There are problems that demand collective, concerted action, that should not be left to the ability of an organization to hold charity balls or walks for the cure, but must grow out of the will of us all. No matter what you may have gleaned from reading this blog, I have been a conservative all my life - I believe in the power of the market and the individual.

But I grew up in a context of collective action, and my beliefs were a counterweight to that. Now, since the Reagan revolution, collective action is seen as un-American, as against the principles of this nation.

But it isn't. It's a matter of fitting the solution to the problem. If a Web community needs funds, it's probably right to ask for donations. But, if someone's seriously ill, and can't afford treatment, or a desperately poor country is ravaged by a natural disaster, the only rational way to help is through larger intervention, not by holding a telethon.

Government was invented by people to solve problems; otherwise, we would all be independent actors and much of our progress wouldn't have happened. It's the same as when we talk about free-market solutions to health care or energy policy; that approach simply won't work, because these problems are too big and have too much lead time to wait around for market incentives to make those solutions attractive. It's popular to say it will get done, but it requires a sense of magic that I have trouble relying upon.

2 comments:

Casey said...

Hey there,

The bit about Ravelry wasn't exactly right (I posted a little over at SvN)

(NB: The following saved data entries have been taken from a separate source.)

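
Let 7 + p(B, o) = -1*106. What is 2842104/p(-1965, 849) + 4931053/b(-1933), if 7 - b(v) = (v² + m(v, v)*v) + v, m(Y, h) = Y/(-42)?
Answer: -435190931790714/17301946297 ≈ -25153.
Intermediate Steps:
m(Y, h) = -Y/42 (m(Y, h) = Y*(-1/42) = -Y/42)
b(v) = 7 - v - 41*v²/42 (b(v) = 7 - ((v² + (-v/42)*v) + v) = 7 - ((v² - v²/42) + v) = 7 - (41*v²/42 + v) = 7 - (v + 41*v²/42) = 7 + (-v - 41*v²/42) = 7 - v - 41*v²/42)
p(B, o) = -113 (p(B, o) = -7 - 1*106 = -7 - 106 = -113)
2842104/p(-1965, 849) + 4931053/b(-1933) = 2842104/(-113) + 4931053/(7 - 1*(-1933) - 41/42*(-1933)²) = 2842104*(-1/113) + 4931053/(7 + 1933 - 41/42*3736489) = -2842104/113 + 4931053/(7 + 1933 - 153196049/42) = -2842104/113 + 4931053/(-153114569/42) = -2842104/113 + 4931053*(-42/153114569) = -2842104/113 - 207104226/153114569 = -435190931790714/17301946297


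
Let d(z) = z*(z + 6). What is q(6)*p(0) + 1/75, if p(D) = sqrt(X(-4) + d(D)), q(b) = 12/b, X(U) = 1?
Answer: 151/75 ≈ 2.0133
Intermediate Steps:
d(z) = z*(6 + z)
p(D) = sqrt(1 + D*(6 + D))
q(6)*p(0) + 1/75 = (12/6)*sqrt(1 + 0*(6 + 0)) + 1/75 = (12*(1/6))*sqrt(1 + 0*6) + 1/75 = 2*sqrt(1 + 0) + 1/75 = 2*sqrt(1) + 1/75 = 2*1 + 1/75 = 2 + 1/75 = 151/75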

Our users wanted to do something nice for us and this is what the came up with. (We didn't ask for it) I'm not really sure how we are an example of this kind of thinking.

We're just a little husband and wife company that is trying to serve the needs of a very specific community. We love our jobs and we love our users :)

Eric Easterberg said...

Casey:

Well, then perhaps I was not entirely clear (or perhaps the original post at SvN wasn't).

My point was that these individual actions are fine, even laudable, but they do not serve as a replacement for an overall strategy. In your particular case, what happened may be entirely appropriate, but I don't think that donations can be used to drive the Web, and there are people who would use your example in that way ("a thousand points of light").

I'm glad things are going well for your site (nice dog, looks like one I grew up with - and, I do knit, though I've been away from it quite a few years, so one day I might join your community).